In Alcatraz’s case, the show has never been clunky but earlier iterations did have some flat characters and tenuous connections for Detective Rebecca Madsen (Sarah Jones) and her new, sidekick – the nerdy/smart Alcatraz expert Dr. Diego Soto (Jorge Garcia) - to navigate through. Getting into the details, here are some of the best changes the showrunners made for the series premiere (spoilers ahead!):
1) Lucy Banerjee is given a much better function in the show – In two previous cuts, Parminder Nagra’s Lucy was relegated to Emerson Hauser’s (Sam Neill) equally enigmatic and tight-lipped assistant. She helps Emerson semi-stalk Rebecca which is revealed a little differently in the Rock secret basement. Now Lucy functions as a first window into Emerson’s gruff demeanor as she quietly defends her partner’s clipped modus operandi to Rebecca and Doc as the trio ventures outside of their lair. Lucy isn’t just the chick surfing the database anymore, which was a waste of Parminder’s talents. Of course, Lucy gets shot and lands in a coma which technically is a real waste of Nagra’s talents, but the end of premiere reveal that Lucy was psychiatrist Dr. Lucille Sengupta on Alcatraz and doesn’t look a day older now, is a worthy twist that returns Lucy to the ranks as a solid player in the flashbacks. The coma also doesn’t blow out the audience getting to know the character as she withers away horizontal in a hospital bed.

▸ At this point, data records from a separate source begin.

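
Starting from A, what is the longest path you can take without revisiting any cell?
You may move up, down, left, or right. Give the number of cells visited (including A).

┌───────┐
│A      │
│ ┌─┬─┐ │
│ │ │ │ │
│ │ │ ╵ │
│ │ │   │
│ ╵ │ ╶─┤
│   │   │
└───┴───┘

Finding longest simple path using DFS:
Start: (0, 0)
Longest path visits 9 cells
Path: A → right → right → right → down → down → left → down → right

Solution:

┌───────┐
│A → → ↓│
│ ┌─┬─┐ │
│ │ │ │↓│
│ │ │ ╵ │
│ │ │↓ ↲│
│ ╵ │ ╶─┤
│   │↳ B│
└───┴───┘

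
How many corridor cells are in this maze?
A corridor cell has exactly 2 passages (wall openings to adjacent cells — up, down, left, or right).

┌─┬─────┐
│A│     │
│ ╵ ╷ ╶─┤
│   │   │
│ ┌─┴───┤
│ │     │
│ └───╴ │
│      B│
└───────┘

Counting cells with exactly 2 passages:
Total corridor cells: 10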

2) Rebecca meets her grandfather in the now – In the previous edits, we never see Rebecca follow a perp across roofs or watch as her partner gets shot and then falls over the edge to his death. It’s a great addition to her backstory and future motivations to see Rebecca lock eyes with the man who changed her world forever so she can then find out via Hauer’s wall of missing Alcatraz inmate mug shots that that roof dude is her grandfather. All in one fell swoop, Rebecca learns her grandfather wasn’t an Alcatraz guard like she'd been told, but an inmate and he’s also out doing harm – very personal harm – to the residents of San Francisco now. That revelation is a real plus to upping the stakes and connecting our lead character to the conundrum of today.

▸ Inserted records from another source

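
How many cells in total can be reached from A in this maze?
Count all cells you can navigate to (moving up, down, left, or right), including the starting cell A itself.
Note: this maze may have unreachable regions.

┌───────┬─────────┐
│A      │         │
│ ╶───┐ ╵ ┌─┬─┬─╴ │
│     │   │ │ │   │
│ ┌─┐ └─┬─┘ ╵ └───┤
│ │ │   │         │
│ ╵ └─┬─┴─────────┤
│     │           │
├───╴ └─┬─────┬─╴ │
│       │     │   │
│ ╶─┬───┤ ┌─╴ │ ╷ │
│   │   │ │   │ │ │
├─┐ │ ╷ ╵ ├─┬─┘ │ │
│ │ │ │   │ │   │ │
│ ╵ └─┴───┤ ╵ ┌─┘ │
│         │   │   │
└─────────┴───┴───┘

Using BFS/flood-fill to find all reachable cells from A:
Maze size: 8 × 9 = 72 total cells
36 cell(s) are walled off and cannot be reached from A.
Reachable cells: 36

Reachable region (· marks reachable cells):

┌───────┬─────────┐
│A · · ·│· · · · ·│
│ ╶───┐ ╵ ┌─┬─┬─╴ │
│· · ·│· ·│ │ │· ·│
│ ┌─┐ └─┬─┘ ╵ └───┤
│·│·│· ·│         │
│ ╵ └─┬─┴─────────┤
│· · ·│           │
├───╴ └─┬─────┬─╴ │
│· · · ·│     │   │
│ ╶─┬───┤ ┌─╴ │ ╷ │
│· ·│   │ │   │ │ │
├─┐ │ ╷ ╵ ├─┬─┘ │ │
│·│·│ │   │ │   │ │
│ ╵ └─┴───┤ ╵ ┌─┘ │
│· · · · ·│   │   │
└─────────┴───┴───┘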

3) Jack Sylvane gets an injection – In the premiere episode, we get a very pointed scene where Alcatraz inmate Sylvane is forcibly made to give what seems to be one in a long line of blood transfusions (no wonder he looks so peaked in that jail cell). As the doctor grins eerily and ignores Jack's protests, the audience is given a small clue that maybe the 302 prisoners that go poof in 1963 aren’t just a random bunch but a specific bunch. Maybe they were hand-selected to participate in this time travel scheme based on their blood type, their genetics, or some other commonality we’ll have to discover as the series unfolds. In previous edits, that scene didn’t exist and the addition really helps the audience get more invested in Jack, the overall mystery and the flashback scenes as a source of clues and foreshadowing.

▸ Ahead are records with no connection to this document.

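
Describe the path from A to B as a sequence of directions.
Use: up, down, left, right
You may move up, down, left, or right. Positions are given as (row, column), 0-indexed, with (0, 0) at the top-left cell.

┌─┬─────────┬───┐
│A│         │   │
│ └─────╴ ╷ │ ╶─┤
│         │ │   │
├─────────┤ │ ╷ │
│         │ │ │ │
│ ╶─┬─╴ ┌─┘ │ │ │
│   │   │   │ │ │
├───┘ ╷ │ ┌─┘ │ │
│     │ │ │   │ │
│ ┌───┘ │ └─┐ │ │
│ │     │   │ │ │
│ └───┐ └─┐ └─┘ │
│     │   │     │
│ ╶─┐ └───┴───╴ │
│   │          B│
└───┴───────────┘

Finding the path and converting it to directions:
Path through cells: (0,0) → (1,0) → (1,1) → (1,2) → (1,3) → (1,4) → (0,4) → (0,5) → (1,5) → (2,5) → (3,5) → (3,4) → (4,4) → (5,4) → (5,5) → (6,5) → (6,6) → (6,7) → (7,7)
Directions: down, right, right, right, right, up, right, down, down, down, left, down, down, right, down, right, right, down

Solution:

┌─┬─────────┬───┐
│A│      ↱ ↓│   │
│ └─────╴ ╷ │ ╶─┤
│↳ → → → ↑│↓│   │
├─────────┤ │ ╷ │
│         │↓│ │ │
│ ╶─┬─╴ ┌─┘ │ │ │
│   │   │↓ ↲│ │ │
├───┘ ╷ │ ┌─┘ │ │
│     │ │↓│   │ │
│ ┌───┘ │ └─┐ │ │
│ │     │↳ ↓│ │ │
│ └───┐ └─┐ └─┘ │
│     │   │↳ → ↓│
│ ╶─┐ └───┴───╴ │
│   │          B│
└───┴───────────┘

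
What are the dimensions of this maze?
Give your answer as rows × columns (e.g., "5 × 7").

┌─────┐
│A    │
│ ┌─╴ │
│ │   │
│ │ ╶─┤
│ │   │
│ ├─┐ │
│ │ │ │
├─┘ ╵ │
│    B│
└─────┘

Counting the maze dimensions:
Rows (vertical): 5
Columns (horizontal): 3
Dimensions: 5 × 3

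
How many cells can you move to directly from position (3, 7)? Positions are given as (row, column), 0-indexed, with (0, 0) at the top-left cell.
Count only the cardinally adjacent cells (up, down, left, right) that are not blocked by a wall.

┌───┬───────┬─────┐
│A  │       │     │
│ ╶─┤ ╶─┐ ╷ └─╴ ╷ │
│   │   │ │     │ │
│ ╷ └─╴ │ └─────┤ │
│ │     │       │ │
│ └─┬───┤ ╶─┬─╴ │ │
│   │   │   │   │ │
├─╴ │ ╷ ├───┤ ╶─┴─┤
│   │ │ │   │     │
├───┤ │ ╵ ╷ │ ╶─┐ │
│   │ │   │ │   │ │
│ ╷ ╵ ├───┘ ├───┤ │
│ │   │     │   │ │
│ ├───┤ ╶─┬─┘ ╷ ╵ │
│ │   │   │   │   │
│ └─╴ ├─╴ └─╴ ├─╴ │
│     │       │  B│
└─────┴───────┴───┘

Checking passable neighbors of (3, 7):
Neighbors: (2, 7), (3, 6)
Count: 2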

Great piece tara! Fascinating always to see (some of) the evolution of a story, and particularly a high profile TV pilot. The connections the pilot draws around Rebecca and her grandfather totally feel like those that are layered in in the final stages.
I didn't love the Alcatraz pilot, but there was a lot to enjoy and I'll certainly be watching for the foreseeable future to see how it develops. Sam Neill is particularly good -- hope we get to see him used to good effect.